Dale Frank: Growers and Showers
The National Art School
Australian conceptual artist Dale Frank has enjoyed a successful international career since the 1970s. Best known for his wonderfully animated abstract paintings and colourful varnishes Frank’s disciplines actually span into sculpture, drawing, performance, film, and installation. An exhibition looking at the past 12 years of Frank’s practice is currently on show at The National Art School in Sydney’s Darlinghurst, featuring some of those wonderfully colourful works (with equally colourful titles such as “Cynthias hot profile was a hit on Tinder… 2023”) while the upstairs room is filled with tactile displays of horse hair, sex toys, underwear and a large scale mural.
“His career is more than 40 years, but this exhibition’s really looking at work produced in the last 12 years and also the diverse materiality of his expanded painting practice,” gallery manager and senior curator Katrina Cashman tells T Australia.
“He’s really well-known and loved as an artist who makes these epic, heroic, abstract paintings and this lovely gestural abstraction. He’s very much about the push and pull and the lyrical action of painting.”
156 Forbes St, Darlinghurst
Ends 1 June
Alex Seton’s “Reality is Fabulous”
Sullivan+Strumpf
Multidisciplinary artist Alex Seton’s work incorporates photography, video, sculpture and installation. He is perhaps best known, however, for his marble sculptures which combine refined craftsmanship with unexpected forms.
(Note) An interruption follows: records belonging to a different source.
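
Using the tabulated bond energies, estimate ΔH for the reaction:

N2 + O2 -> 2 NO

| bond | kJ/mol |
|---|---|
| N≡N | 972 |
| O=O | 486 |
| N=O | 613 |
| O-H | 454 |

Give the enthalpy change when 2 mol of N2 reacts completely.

Bonds broken (reactants):
  N≡N: 1 × 972 = 972
  O=O: 1 × 486 = 486
  Σ(broken) = 1458 kJ
Bonds formed (products):
  N=O: 2 × 613 = 1226
  Σ(formed) = 1226 kJ
ΔH = Σ(broken) − Σ(formed) = 1458 − 1226 = +232 kJ
For 2× the reaction as written: 2 × (+232) = +464 kJ

ΔH = +464 kJ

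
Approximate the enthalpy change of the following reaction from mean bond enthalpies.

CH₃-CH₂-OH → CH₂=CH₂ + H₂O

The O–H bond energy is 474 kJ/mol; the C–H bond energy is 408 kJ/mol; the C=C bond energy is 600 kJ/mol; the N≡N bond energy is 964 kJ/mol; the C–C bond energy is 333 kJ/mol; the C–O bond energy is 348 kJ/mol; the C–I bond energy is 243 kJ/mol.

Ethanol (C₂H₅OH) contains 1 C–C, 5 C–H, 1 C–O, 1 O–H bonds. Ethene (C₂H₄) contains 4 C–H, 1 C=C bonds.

ΔH ≈ +15 kJ

Bonds broken (reactants):
  C–C: 1 × 333 = 333
  C–H: 5 × 408 = 2040
  C–O: 1 × 348 = 348
  O–H: 1 × 474 = 474
  Σ(broken) = 3195 kJ
Bonds formed (products):
  C–H: 4 × 408 = 1632
  C=C: 1 × 600 = 600
  O–H: 2 × 474 = 948
  Σ(formed) = 3180 kJ
ΔH = Σ(broken) − Σ(formed) = 3195 − 3180 = +15 kJ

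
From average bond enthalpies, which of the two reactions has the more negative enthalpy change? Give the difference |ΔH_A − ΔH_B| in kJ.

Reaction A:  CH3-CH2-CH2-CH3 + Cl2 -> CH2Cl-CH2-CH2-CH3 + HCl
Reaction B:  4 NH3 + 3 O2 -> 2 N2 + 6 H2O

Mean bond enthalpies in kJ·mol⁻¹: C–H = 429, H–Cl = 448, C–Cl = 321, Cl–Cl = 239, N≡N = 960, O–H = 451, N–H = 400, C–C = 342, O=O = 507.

Reaction A:
  Bonds broken (reactants):
    C–C: 3 × 342 = 1026
    C–H: 10 × 429 = 4290
    Cl–Cl: 1 × 239 = 239
    Σ(broken) = 5555 kJ
  Bonds formed (products):
    C–C: 3 × 342 = 1026
    C–Cl: 1 × 321 = 321
    C–H: 9 × 429 = 3861
    H–Cl: 1 × 448 = 448
    Σ(formed) = 5656 kJ
  ΔH_A = 5555 − 5656 = −101 kJ
Reaction B:
  Bonds broken (reactants):
    N–H: 12 × 400 = 4800
    O=O: 3 × 507 = 1521
    Σ(broken) = 6321 kJ
  Bonds formed (products):
    N≡N: 2 × 960 = 1920
    O–H: 12 × 451 = 5412
    Σ(formed) = 7332 kJ
  ΔH_B = 6321 − 7332 = −1011 kJ
ΔH_A − ΔH_B = +910 kJ, so reaction B has the more negative ΔH; |ΔH_A − ΔH_B| = 910 kJ.

Reaction B, by 910 kJ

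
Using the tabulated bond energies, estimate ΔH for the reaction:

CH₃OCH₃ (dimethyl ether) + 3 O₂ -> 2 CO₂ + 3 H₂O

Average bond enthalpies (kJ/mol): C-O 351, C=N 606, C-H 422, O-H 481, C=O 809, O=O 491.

Bonds broken (reactants):
  C-H: 6 × 422 = 2532
  C-O: 2 × 351 = 702
  O=O: 3 × 491 = 1473
  Σ(broken) = 4707 kJ
Bonds formed (products):
  C=O: 4 × 809 = 3236
  O-H: 6 × 481 = 2886
  Σ(formed) = 6122 kJ
ΔH = Σ(broken) − Σ(formed) = 4707 − 6122 = −1415 kJ

ΔH ≈ −1415 kJ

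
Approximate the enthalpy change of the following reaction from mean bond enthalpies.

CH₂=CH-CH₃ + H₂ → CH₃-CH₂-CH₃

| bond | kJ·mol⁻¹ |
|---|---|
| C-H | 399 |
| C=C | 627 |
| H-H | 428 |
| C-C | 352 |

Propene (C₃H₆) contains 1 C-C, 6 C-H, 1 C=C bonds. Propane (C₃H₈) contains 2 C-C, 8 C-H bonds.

Bonds broken (reactants):
  C-C: 1 × 352 = 352
  C-H: 6 × 399 = 2394
  C=C: 1 × 627 = 627
  H-H: 1 × 428 = 428
  Σ(broken) = 3801 kJ
Bonds formed (products):
  C-C: 2 × 352 = 704
  C-H: 8 × 399 = 3192
  Σ(formed) = 3896 kJ
ΔH = Σ(broken) − Σ(formed) = 3801 − 3896 = −95 kJ

ΔH ≈ −95 kJ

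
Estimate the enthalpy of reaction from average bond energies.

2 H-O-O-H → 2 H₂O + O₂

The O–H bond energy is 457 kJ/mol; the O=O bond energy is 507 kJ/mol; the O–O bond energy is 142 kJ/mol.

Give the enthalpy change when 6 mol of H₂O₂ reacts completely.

ΔH = −669 kJ

Bonds broken (reactants):
  O–H: 4 × 457 = 1828
  O–O: 2 × 142 = 284
  Σ(broken) = 2112 kJ
Bonds formed (products):
  O–H: 4 × 457 = 1828
  O=O: 1 × 507 = 507
  Σ(formed) = 2335 kJ
ΔH = Σ(broken) − Σ(formed) = 2112 − 2335 = −223 kJ
For 3× the reaction as written: 3 × (−223) = −669 kJ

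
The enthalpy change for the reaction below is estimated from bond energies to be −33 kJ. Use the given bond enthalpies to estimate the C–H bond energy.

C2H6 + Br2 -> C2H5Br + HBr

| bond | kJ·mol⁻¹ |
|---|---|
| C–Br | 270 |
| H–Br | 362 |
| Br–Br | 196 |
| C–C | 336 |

Let D be the C–H bond energy.
Σ(broken) = 1×196 + 1×336 + 6×D = 532 + 6D
Σ(formed) = 1×270 + 1×336 + 5×D + 1×362 = 968 + 5D
ΔH = Σ(broken) − Σ(formed) = (532 + 6D) − (968 + 5D) = −436 + D
Setting this equal to −33 kJ gives D = 403 kJ/mol.

D(C–H) ≈ 403 kJ/mol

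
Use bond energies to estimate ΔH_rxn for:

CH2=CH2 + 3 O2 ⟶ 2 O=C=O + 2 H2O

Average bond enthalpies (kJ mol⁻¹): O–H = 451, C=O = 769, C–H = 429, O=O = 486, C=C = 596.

ΔH ≈ −1110 kJ

Bonds broken (reactants):
  C–H: 4 × 429 = 1716
  C=C: 1 × 596 = 596
  O=O: 3 × 486 = 1458
  Σ(broken) = 3770 kJ
Bonds formed (products):
  C=O: 4 × 769 = 3076
  O–H: 4 × 451 = 1804
  Σ(formed) = 4880 kJ
ΔH = Σ(broken) − Σ(formed) = 3770 − 4880 = −1110 kJ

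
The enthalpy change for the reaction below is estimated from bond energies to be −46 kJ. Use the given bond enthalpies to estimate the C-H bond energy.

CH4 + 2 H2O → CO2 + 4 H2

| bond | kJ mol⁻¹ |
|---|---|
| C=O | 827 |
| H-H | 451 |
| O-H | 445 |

D(C-H) ≈ 408 kJ/mol

Let D be the C-H bond energy.
Σ(broken) = 4×D + 4×445 = 1780 + 4D
Σ(formed) = 2×827 + 4×451 = 3458
ΔH = Σ(broken) − Σ(formed) = (1780 + 4D) − (3458) = −1678 + 4D
Setting this equal to −46 kJ gives 4D = 1632, so D = 408 kJ/mol.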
“Reality is Fabulous” features many of these sensual sculptures. “’Reality is Fabulous'” is about us contending right now with an information age that has a lot of disinformation,” he tells T Australia. “How do you navigate that? Can you trust your senses?”
The artist invites viewers to touch the works. “I’ve created a lot of illusions within the exhibition that you have to navigate and choose for yourself how to perceive them,” he says.
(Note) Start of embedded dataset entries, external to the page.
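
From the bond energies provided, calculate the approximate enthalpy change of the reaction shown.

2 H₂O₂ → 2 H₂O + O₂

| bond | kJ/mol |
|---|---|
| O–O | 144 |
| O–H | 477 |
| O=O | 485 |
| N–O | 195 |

ΔH ≈ −197 kJ

Bonds broken (reactants):
  O–H: 4 × 477 = 1908
  O–O: 2 × 144 = 288
  Σ(broken) = 2196 kJ
Bonds formed (products):
  O–H: 4 × 477 = 1908
  O=O: 1 × 485 = 485
  Σ(formed) = 2393 kJ
ΔH = Σ(broken) − Σ(formed) = 2196 − 2393 = −197 kJ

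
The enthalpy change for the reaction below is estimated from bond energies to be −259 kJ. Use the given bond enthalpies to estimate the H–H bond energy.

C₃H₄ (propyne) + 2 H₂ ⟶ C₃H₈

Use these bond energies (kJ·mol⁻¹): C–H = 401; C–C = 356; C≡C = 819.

D(H–H) ≈ 441 kJ/mol

Let D be the H–H bond energy.
Σ(broken) = 1×819 + 1×356 + 4×401 + 2×D = 2779 + 2D
Σ(formed) = 2×356 + 8×401 = 3920
ΔH = Σ(broken) − Σ(formed) = (2779 + 2D) − (3920) = −1141 + 2D
Setting this equal to −259 kJ gives 2D = 882, so D = 441 kJ/mol.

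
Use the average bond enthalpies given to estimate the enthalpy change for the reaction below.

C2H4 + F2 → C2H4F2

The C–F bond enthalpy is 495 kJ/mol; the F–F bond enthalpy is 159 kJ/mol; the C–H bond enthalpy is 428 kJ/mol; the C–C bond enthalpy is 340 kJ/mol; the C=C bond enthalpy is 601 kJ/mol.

ΔH ≈ −570 kJ

Bonds broken (reactants):
  C–H: 4 × 428 = 1712
  C=C: 1 × 601 = 601
  F–F: 1 × 159 = 159
  Σ(broken) = 2472 kJ
Bonds formed (products):
  C–C: 1 × 340 = 340
  C–F: 2 × 495 = 990
  C–H: 4 × 428 = 1712
  Σ(formed) = 3042 kJ
ΔH = Σ(broken) − Σ(formed) = 2472 − 3042 = −570 kJ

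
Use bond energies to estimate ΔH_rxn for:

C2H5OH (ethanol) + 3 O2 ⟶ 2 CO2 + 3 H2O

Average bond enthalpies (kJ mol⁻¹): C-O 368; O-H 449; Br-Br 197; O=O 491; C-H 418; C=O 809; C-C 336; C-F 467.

Bonds broken (reactants):
  C-C: 1 × 336 = 336
  C-H: 5 × 418 = 2090
  C-O: 1 × 368 = 368
  O-H: 1 × 449 = 449
  O=O: 3 × 491 = 1473
  Σ(broken) = 4716 kJ
Bonds formed (products):
  C=O: 4 × 809 = 3236
  O-H: 6 × 449 = 2694
  Σ(formed) = 5930 kJ
ΔH = Σ(broken) − Σ(formed) = 4716 − 5930 = −1214 kJ

ΔH ≈ −1214 kJ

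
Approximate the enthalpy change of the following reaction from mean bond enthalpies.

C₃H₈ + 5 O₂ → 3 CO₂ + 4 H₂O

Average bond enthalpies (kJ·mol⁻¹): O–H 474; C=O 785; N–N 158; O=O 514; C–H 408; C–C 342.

ΔH ≈ −1984 kJ

Bonds broken (reactants):
  C–C: 2 × 342 = 684
  C–H: 8 × 408 = 3264
  O=O: 5 × 514 = 2570
  Σ(broken) = 6518 kJ
Bonds formed (products):
  C=O: 6 × 785 = 4710
  O–H: 8 × 474 = 3792
  Σ(formed) = 8502 kJ
ΔH = Σ(broken) − Σ(formed) = 6518 − 8502 = −1984 kJ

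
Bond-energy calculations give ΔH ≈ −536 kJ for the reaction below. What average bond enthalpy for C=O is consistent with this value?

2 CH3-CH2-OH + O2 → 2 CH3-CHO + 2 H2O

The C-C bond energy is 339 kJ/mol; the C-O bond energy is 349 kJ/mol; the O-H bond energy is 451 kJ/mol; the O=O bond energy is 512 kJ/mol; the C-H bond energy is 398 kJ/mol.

D(C=O) ≈ 820 kJ/mol

Let D be the C=O bond energy.
Σ(broken) = 2×339 + 10×398 + 2×349 + 2×451 + 1×512 = 6770
Σ(formed) = 2×339 + 8×398 + 2×D + 4×451 = 5666 + 2D
ΔH = Σ(broken) − Σ(formed) = (6770) − (5666 + 2D) = +1104 − 2D
Setting this equal to −536 kJ gives 2D = 1640, so D = 820 kJ/mol.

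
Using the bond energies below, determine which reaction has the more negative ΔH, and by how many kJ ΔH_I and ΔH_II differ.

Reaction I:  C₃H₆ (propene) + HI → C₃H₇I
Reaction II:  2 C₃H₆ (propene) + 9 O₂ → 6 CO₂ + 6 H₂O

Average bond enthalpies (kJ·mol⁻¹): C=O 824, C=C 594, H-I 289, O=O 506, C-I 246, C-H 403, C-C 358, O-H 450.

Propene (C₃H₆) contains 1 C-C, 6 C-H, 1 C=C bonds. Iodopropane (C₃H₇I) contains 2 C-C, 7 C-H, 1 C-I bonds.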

107-109 Rupert Street, Collingwood
Ends 1 June
Diana Baker Smith, This Place Where They Dwell
Penrith Regional Gallery
Located on the bank of the Nepean River in Emu Plains, Penrith Regional Gallery was once the home and studio of two of Australia’s most accomplished post-war modernist artists, sculptor Gerald Lewers and painter Margo Lewers. A major new commission inspired by Margo, Diana Baker Smith’s “This Place Where They Dwell“, is currently on display bringing a celebration of colour, light and movement to the space.
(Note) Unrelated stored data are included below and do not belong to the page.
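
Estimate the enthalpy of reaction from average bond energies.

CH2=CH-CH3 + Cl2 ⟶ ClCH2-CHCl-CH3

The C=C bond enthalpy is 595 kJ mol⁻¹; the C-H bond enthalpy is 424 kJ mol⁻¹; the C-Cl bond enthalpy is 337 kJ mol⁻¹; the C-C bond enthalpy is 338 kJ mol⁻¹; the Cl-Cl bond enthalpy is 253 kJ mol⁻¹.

Bonds broken (reactants):
  C-C: 1 × 338 = 338
  C-H: 6 × 424 = 2544
  C=C: 1 × 595 = 595
  Cl-Cl: 1 × 253 = 253
  Σ(broken) = 3730 kJ
Bonds formed (products):
  C-C: 2 × 338 = 676
  C-Cl: 2 × 337 = 674
  C-H: 6 × 424 = 2544
  Σ(formed) = 3894 kJ
ΔH = Σ(broken) − Σ(formed) = 3730 − 3894 = −164 kJ

ΔH ≈ −164 kJ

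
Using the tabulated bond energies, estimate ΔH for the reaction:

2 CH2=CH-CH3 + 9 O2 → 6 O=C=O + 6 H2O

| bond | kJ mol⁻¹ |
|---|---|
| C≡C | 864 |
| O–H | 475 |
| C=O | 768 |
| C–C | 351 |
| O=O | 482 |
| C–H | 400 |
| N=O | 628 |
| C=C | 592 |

Bonds broken (reactants):
  C–C: 2 × 351 = 702
  C–H: 12 × 400 = 4800
  C=C: 2 × 592 = 1184
  O=O: 9 × 482 = 4338
  Σ(broken) = 11024 kJ
Bonds formed (products):
  C=O: 12 × 768 = 9216
  O–H: 12 × 475 = 5700
  Σ(formed) = 14916 kJ
ΔH = Σ(broken) − Σ(formed) = 11024 − 14916 = −3892 kJ

ΔH ≈ −3892 kJ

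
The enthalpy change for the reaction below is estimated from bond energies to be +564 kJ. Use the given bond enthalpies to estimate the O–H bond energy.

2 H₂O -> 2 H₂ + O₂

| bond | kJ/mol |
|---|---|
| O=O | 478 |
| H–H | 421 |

Let D be the O–H bond energy.
Σ(broken) = 4×D = 4D
Σ(formed) = 2×421 + 1×478 = 1320
ΔH = Σ(broken) − Σ(formed) = (4D) − (1320) = −1320 + 4D
Setting this equal to +564 kJ gives 4D = 1884, so D = 471 kJ/mol.

D(O–H) ≈ 471 kJ/mol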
Baker Smith has engaging dancer Lizzie Thomson and composer Jane Sheldon as collaborators and “This Place Where They Dwell” is a contemplative portrait of Lewers and her home. Each room of the house contains its own unique colours and video performance filled with beautiful refracted light, colouring the spaces in which the Lewers lived and inviting viewers to take a minute to reflect on their own lives and domesticity.
“I hope you walk into this space and feel things of your own experience: intimate moments in a domestic space, of moving through a house, of loss, of letting go, of privacy, all of those things should be what one feels in the space, ideally and what I hope for the work,” says Smith.
86 River Rd, Emu Plains
Until 4 August
Hair Pieces
Heide Museum of Modern Art
“Hair Pieces” explores the complex significance of hair in contemporary culture and encompasses painting, photography, video, installation, sculpture and recorded live performance.
It looks at how hair has been a resonant and compelling site of meaning, transmitting ideas about gender, mythology, status and power, the body, psychology, feminism and notions of beauty – all while being at once radiant and repellent.
Ana Mendieta’s landmark performance Untitled (Facial Hair Transplant), 1972, (above) was created in collaboration with her friend, writer and poet, Morty Sklar. “It involved Mendieta methodically transferring individual strands of Sklar’s beard to her body, fastening them with glue to the skin on her upper lip in a gesture employed to question gender constructions and stereotypes,” senior curator Melissa Keys tells T Australia.
Another piece by Chunxiao Qu titled “Wig Shoes” is a comment on the exploitation of animals as a result of the harvesting and commodification of animal skin and fur within the fashion industries,” says Keys. “What if these types of products were made from you, Qu challenges us to think, what if it was your hair and your skin?”
7 Templestowe Rd, Bulleen VIC
Until 6 October
Vivid Sydney
Various locations
Catch it next year: The Other Art Fair
White Bay Cruise Terminal
The Other Art Fair is an annual event presented by Saatchi Art that brings artists, buyers and collaborators together to support creativity and the arts. This year’s fair was held at White Bay Cruise Terminal and drew 9,000 attendees over its three days. Fair organisers confirmed more than 1500 art works were sold by the 130 artists who chose to exhibit.